Fixed Points A number \(a\) is called a fixed point of a function \(f\) if \(f\left( a \right) = a\). Prove that if \(f'\left( x \right) \ne 1\) for all real numbers \(x\), then \(f\) has at most one fixed point.

Short answer

It is proved that if \(f'\left( x \right) \ne 1\) for all real numbers \(x\), then \(f\) has at most one fixed point.

Step-by-step solution

The mean value theorem

Let \(f\) be a function that is continuous on the closed interval \(\left( {a,b} \right)\) and differentiable on the open interval \(\left( {a,b} \right)\). Then there is a number \(c \in \left( {a,b} \right)\) such as that \(f'\left( c \right) = \frac{{f\left( b \right) - f\left( b \right)}}{{b - a}}\).

Proof the statement

Let \(f'\left( x \right) \ne 1\) for all real numbers \(x\). So, \(f'\left( x \right)\) is defined for all real numbers and differentiable on open interval on \(\mathbb{R}\). If \(f\left( x \right)\) is differentiable on some open interval then it also continuous on closed interval as well.

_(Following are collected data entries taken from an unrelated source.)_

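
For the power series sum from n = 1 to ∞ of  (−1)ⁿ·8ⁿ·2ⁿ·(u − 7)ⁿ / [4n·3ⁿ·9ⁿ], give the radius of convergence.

The ratio of consecutive coefficients is [4n/4(n+1)] · 8·2/(3·9) → 16/27.
The series converges when 16/27 · |u − 7| < 1, giving R = 27/16.

R = 27/16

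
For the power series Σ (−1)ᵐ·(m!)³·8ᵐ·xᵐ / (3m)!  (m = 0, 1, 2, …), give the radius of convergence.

Ratio test: |a_{m+1}/a_m| = (m+1)³/[(3m+1)·(3m+2)·(3m+3)] · 8 → 8/27 as m → ∞.
Convergence for |x| · 8/27 < 1, i.e. |x| < 27/8. So R = 27/8.

R = 27/8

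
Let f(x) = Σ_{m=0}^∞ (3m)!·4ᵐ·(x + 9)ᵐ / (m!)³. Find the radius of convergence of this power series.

R = 1/108

By the ratio test, |a_{m+1}/a_m| = (3m+1)·(3m+2)·(3m+3)/(m+1)³ · 4 → 108.
Convergence for |x + 9| · 108 < 1, i.e. |x + 9| < 1/108. So R = 1/108.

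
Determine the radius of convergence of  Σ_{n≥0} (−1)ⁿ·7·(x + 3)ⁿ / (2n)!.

By the ratio test, |a_{n+1}/a_n| = 7/7 · 1/[(2n+1)·(2n+2)] → 0.
The ratio tends to 0 regardless of x, hence R = ∞.

R = ∞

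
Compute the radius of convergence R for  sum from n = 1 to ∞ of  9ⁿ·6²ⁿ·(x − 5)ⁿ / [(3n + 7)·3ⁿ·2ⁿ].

R = 1/54

By the ratio test, |a_{n+1}/a_n| = [(3n + 7)/(3(n+1) + 7)] · 9·36/(3·2) → 54.
The series converges when 54 · |x − 5| < 1, giving R = 1/54.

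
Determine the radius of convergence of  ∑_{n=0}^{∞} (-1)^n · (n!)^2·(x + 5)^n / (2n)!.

Ratio test: |a_{n+1}/a_n| = (n+1)²/[(2n+1)·(2n+2)] → 1/4 as n → ∞.
Convergence for |x + 5| · 1/4 < 1, i.e. |x + 5| < 4. So R = 4.

R = 4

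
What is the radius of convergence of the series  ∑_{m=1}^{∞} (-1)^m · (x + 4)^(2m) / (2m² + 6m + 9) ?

R = 1

Apply the ratio test: |a_{m+1}| / |a_m| = (2m² + 6m + 9)/(2(m+1)² + 6(m+1) + 9), which tends to 1 as m → ∞.
Successive powers of (x + 4) differ by 2, so the series converges when |x + 4|² · 1 < 1, i.e. |x + 4| < √(1) = 1. So R = 1.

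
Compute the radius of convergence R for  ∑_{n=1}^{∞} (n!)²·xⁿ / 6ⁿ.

R = 0

Ratio test: |a_{n+1}/a_n| = (n+1)² · 1/6 → ∞ as n → ∞.
Since the ratio → ∞, the series diverges for every x ≠ 0, and R = 0.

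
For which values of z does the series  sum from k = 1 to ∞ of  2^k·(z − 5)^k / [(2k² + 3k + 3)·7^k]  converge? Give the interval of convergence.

Apply the ratio test: |a_{k+1}| / |a_k| = [(2k² + 3k + 3)/(2(k+1)² + 3(k+1) + 3)] · 2/7, which tends to 2/7 as k → ∞.
Convergence for |z − 5| · 2/7 < 1, i.e. |z − 5| < 7/2. So R = 7/2.
At z = 17/2: absolute convergence follows by limit comparison with Σ 1/k².
At z = 3/2: the series is dominated by a constant times Σ 1/k², which converges (p = 2 > 1).

[3/2, 17/2]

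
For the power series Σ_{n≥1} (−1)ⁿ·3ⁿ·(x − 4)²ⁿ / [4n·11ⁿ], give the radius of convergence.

R = √33/3

Ratio test: |a_{n+1}/a_n| = [4n/4(n+1)] · 3/11 → 3/11 as n → ∞.
Writing y = (x − 4)², the series in y has radius 11/3, so |x − 4| < √(11/3) and R = √33/3.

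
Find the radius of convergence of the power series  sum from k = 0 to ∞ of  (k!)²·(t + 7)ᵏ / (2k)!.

R = 4

Apply the ratio test: |a_{k+1}| / |a_k| = (k+1)²/[(2k+1)·(2k+2)], which tends to 1/4 as k → ∞.
Convergence for |t + 7| · 1/4 < 1, i.e. |t + 7| < 4. So R = 4.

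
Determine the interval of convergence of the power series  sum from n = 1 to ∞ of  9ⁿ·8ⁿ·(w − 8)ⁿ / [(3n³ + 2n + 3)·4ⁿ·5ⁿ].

[139/18, 149/18]

The ratio of consecutive coefficients is [(3n³ + 2n + 3)/(3(n+1)³ + 2(n+1) + 3)] · 9·8/(4·5) → 18/5.
Convergence for |w − 8| · 18/5 < 1, i.e. |w − 8| < 5/18. So R = 5/18.
Endpoint w = 149/18: absolute convergence follows by limit comparison with Σ 1/n³.
Endpoint w = 139/18: the terms are on the order of 1/n³, so the series converges absolutely by comparison with the p-series (p = 3 > 1).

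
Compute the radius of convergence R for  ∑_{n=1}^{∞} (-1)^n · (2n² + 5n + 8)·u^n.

R = 1

By the ratio test, |a_{n+1}/a_n| = (2(n+1)² + 5(n+1) + 8)/(2n² + 5n + 8) → 1.
Hence R = 1.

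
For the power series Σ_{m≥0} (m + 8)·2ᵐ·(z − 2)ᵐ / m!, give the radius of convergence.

By the ratio test, |a_{m+1}/a_m| = ((m+1) + 8)/(m + 8) · 2 · 1/(m+1) → 0.
The ratio tends to 0 regardless of z, hence R = ∞.

R = ∞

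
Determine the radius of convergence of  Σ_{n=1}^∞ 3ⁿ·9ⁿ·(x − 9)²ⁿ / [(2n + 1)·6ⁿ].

R = √2/3

By the ratio test, |a_{n+1}/a_n| = [(2n + 1)/(2(n+1) + 1)] · 3·9/6 → 9/2.
Successive powers of (x − 9) differ by 2, so the series converges when |x − 9|² · 9/2 < 1, i.e. |x − 9| < √(2/9). So R = √2/3.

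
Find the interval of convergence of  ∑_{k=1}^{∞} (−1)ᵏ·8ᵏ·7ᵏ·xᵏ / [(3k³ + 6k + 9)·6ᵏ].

[-3/28, 3/28]

Ratio test: |a_{k+1}/a_k| = [(3k³ + 6k + 9)/(3(k+1)³ + 6(k+1) + 9)] · 8·7/6 → 28/3 as k → ∞.
Hence the series converges for |x| < 1/(28/3) = 3/28, so the radius of convergence is 3/28.
When x = 3/28, absolute convergence follows by limit comparison with Σ 1/k³.
At x = -3/28: the terms are on the order of 1/k³, so the series converges absolutely by comparison with the p-series (p = 3 > 1).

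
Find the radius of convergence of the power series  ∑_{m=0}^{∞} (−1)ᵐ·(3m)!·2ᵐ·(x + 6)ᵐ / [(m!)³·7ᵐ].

By the ratio test, |a_{m+1}/a_m| = (3m+1)·(3m+2)·(3m+3)/(m+1)³ · 2/7 → 54/7.
Convergence for |x + 6| · 54/7 < 1, i.e. |x + 6| < 7/54. So R = 7/54.

R = 7/54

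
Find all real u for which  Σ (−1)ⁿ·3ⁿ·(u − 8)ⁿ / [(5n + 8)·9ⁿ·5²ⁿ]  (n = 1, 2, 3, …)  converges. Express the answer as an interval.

(-67, 83]

Ratio test: |a_{n+1}/a_n| = [(5n + 8)/(5(n+1) + 8)] · 3/(9·25) → 1/75 as n → ∞.
Hence the series converges for |u − 8| < 1/(1/75) = 75, so the radius of convergence is 75.
Endpoint u = 83: convergence follows from the alternating series test (terms decrease monotonically to 0).
At u = -67: comparison with the harmonic series Σ 1/n shows the series diverges.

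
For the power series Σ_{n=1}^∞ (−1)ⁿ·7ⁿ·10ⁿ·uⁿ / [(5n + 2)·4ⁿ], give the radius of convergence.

R = 2/35

The ratio of consecutive coefficients is [(5n + 2)/(5(n+1) + 2)] · 7·10/4 → 35/2.
Thus R = 1/(35/2) = 2/35.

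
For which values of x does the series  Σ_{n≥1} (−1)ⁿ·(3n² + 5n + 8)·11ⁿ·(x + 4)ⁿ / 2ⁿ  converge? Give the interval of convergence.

By the ratio test, |a_{n+1}/a_n| = [(3(n+1)² + 5(n+1) + 8)/(3n² + 5n + 8)] · 11/2 → 11/2.
Convergence for |x + 4| · 11/2 < 1, i.e. |x + 4| < 2/11. So R = 2/11.
Check x = -42/11: the terms do not tend to 0, so the series diverges.
Check x = -46/11: the terms do not tend to 0, so the series diverges.

(-46/11, -42/11)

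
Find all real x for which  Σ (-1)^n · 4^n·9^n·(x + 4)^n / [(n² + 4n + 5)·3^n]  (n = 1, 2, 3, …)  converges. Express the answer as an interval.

[-49/12, -47/12]

The ratio of consecutive coefficients is [(n² + 4n + 5)/((n+1)² + 4(n+1) + 5)] · 4·9/3 → 12.
The series converges when 12 · |x + 4| < 1, giving R = 1/12.
Endpoint x = -47/12: the terms are on the order of 1/n², so the series converges absolutely by comparison with the p-series (p = 2 > 1).
Check x = -49/12: the series is dominated by a constant times Σ 1/n², which converges (p = 2 > 1).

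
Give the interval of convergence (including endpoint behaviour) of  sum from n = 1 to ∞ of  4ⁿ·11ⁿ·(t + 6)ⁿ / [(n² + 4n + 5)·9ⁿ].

The ratio of consecutive coefficients is [(n² + 4n + 5)/((n+1)² + 4(n+1) + 5)] · 4·11/9 → 44/9.
The series converges when 44/9 · |t + 6| < 1, giving R = 9/44.
Check t = -255/44: the terms are on the order of 1/n², so the series converges absolutely by comparison with the p-series (p = 2 > 1).
When t = -273/44, absolute convergence follows by limit comparison with Σ 1/n².

[-273/44, -255/44]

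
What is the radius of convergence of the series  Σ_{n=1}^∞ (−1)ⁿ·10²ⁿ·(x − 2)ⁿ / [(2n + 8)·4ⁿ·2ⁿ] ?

Ratio test: |a_{n+1}/a_n| = [(2n + 8)/(2(n+1) + 8)] · 100/(4·2) → 25/2 as n → ∞.
Thus R = 1/(25/2) = 2/25.

R = 2/25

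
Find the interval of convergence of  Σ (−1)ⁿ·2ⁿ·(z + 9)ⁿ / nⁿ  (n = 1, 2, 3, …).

(−∞, ∞)

Root test: |a_n|^(1/n) = 2/n → 0.
Since the n-th root of |a_n| tends to 0, the series converges for all real z; R = ∞.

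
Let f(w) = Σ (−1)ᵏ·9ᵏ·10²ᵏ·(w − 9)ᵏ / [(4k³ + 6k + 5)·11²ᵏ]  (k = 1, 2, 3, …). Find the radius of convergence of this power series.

R = 121/900

Ratio test: |a_{k+1}/a_k| = [(4k³ + 6k + 5)/(4(k+1)³ + 6(k+1) + 5)] · 9·100/121 → 900/121 as k → ∞.
The series converges when 900/121 · |w − 9| < 1, giving R = 121/900.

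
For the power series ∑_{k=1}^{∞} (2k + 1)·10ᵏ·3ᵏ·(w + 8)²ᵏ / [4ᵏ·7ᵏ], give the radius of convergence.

Apply the ratio test: |a_{k+1}| / |a_k| = [(2(k+1) + 1)/(2k + 1)] · 10·3/(4·7), which tends to 15/14 as k → ∞.
Since the exponent of (w + 8) increases by 2 each term, convergence requires |w + 8|² < 14/15, hence R = √210/15.

R = √210/15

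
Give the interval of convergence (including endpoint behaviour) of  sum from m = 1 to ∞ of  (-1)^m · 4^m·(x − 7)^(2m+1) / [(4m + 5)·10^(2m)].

Ratio test: |a_{m+1}/a_m| = [(4m + 5)/(4(m+1) + 5)] · 4/100 → 1/25 as m → ∞.
Since the exponent of (x − 7) increases by 2 each term, convergence requires |x − 7|² < 25, hence R = 5.
At x = 12: the terms alternate in sign and decrease monotonically to 0 in absolute value (size ~ c/m), so the alternating series test gives convergence.
At x = 2: convergence follows from the alternating series test (terms decrease monotonically to 0).

[2, 12]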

Let there are two fixed points \(f\left( a \right) = a\) and \(f\left( b \right) = b\).

So, by the Mean Value Theorem, there exists a point \(c \in \left( {a,b} \right)\) such that

\(\begin{aligned}{c}f'\left( c \right) &= \frac{{f\left( b \right) - f\left( a \right)}}{{b - a}}\\f'\left( c \right) &= \frac{{b - a}}{{b - a}}\\f'\left( c \right) &= 1\end{aligned}\)

So, when \(f\left( x \right)\) has more than one fixed point then \(f'\left( c \right) = 1\).

So, if \(f'\left( x \right) \ne 1\) then \(f\left( x \right)\) has at most one fixed point.